Everything I write is lies, read between the lines.
It appears from the article that it's a new, separate architecture to which the kernel hasn't been ported yet, so these are add-on processors that can help reduce the load on the actual CPU, at least for now. So, em, two things: 1. How exactly does that work without kernel level support? They claimed having ported separate apps (MySQL, memcached, Apache), so this might suggest a generic kernel interface and userspace scheduling. 2. How does this fix the apps they ported being mostly IO bound in a lot of cases and 99% of the cores will still just be eating out of their noses?

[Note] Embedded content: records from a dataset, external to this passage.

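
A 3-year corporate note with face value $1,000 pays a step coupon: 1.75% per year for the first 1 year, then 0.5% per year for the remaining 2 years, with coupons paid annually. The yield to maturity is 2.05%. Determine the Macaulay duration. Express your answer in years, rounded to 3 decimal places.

2.960 years

Periodic yield y = 0.0205. Discount each cash flow and weight by its year:
  t   CF        PV=CF/(1+0.0205)^t    t·PV
  1        17.50        17.1485        17.1485
  2         5.00         4.8011         9.6023
  3     1,005.00       945.6426     2,836.9278
  Σ                    967.5922     2,863.6786
Price P = Σ PV = 967.5922.
Macaulay duration = Σ(t·PV) / P = 2,863.6786 / 967.5922 = 2.95959 years.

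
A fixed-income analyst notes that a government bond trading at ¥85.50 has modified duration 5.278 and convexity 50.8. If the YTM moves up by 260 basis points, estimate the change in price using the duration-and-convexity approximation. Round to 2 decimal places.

-¥10.26

Duration effect: -D_mod·Δy = -5.278 × (+0.026) = -0.137228
Convexity effect: ½·C·(Δy)² = 0.5 × 50.8 × (0.026)² = +0.0171704
ΔP/P ≈ -0.137228 + 0.0171704 = -0.1200576
ΔP ≈ 85.50 × (-0.1200576) = -10.2649248.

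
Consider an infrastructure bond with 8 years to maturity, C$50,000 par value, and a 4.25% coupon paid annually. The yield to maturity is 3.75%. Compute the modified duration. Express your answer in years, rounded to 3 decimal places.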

Although I don't expect Apple to release an Apple Server edition with a Tilera multicore processor, I would be interested to see a version of FreeBSD running with Grand Central Dispatch on a Tilera multicore chip. It would give a good idea of how effective GCD would be in allocating cores for execution. Any machine with 100 cores must have a considerable amount of RAM, perhap 8GB+, even with large caches.
Apple has been very active in developing LLVM compilers, and has recently added CLANG front end, instead of GCC. I don't think apple has open sourced all their work yet, but check llvm.org for the current details. The real trick is breaking any algorithm into blocks. Using OpenCL to organize your code for execution. I mean how different is a 100 core multi-CPU chip from a multicore GPU accellerator!
OK, so big disclaimer: I work for Sun (not Oracle, yet!)
The Sun Niagara T1 chip came out over 3 years ago, and it did 32 threads on 8 cores.
And drew something around 50W (200W for a fully-loaded server). And under $4k.
The T2 systems came out last year, do 64 threads/CPU for a similar power budget. And even less $/thread.
The T3 systems likely will be out next year (I don't know specifically when, I'm not In The Know), and the threads/chip should double again, with little power increase.
Of course, per-thread performance isn't equal to anything like a modern "standard" CPU. Though, it's now "good enough" for most stuff - the T2 systems have a per-thread performance equal to about the old Pentium3 chips. I would be flabbergasted if this GX chip had a per-core performance anywhere near that.
I'm not sure how Intel's Larabee is going to show (it's still nowhere near release), but the T-seres chips from Sun are cheap, open, and available now. And they run Solaris AND Linux. So unless this new GX chip is radically more efficient/higher-performance/less costly, I don't see this company making any impact.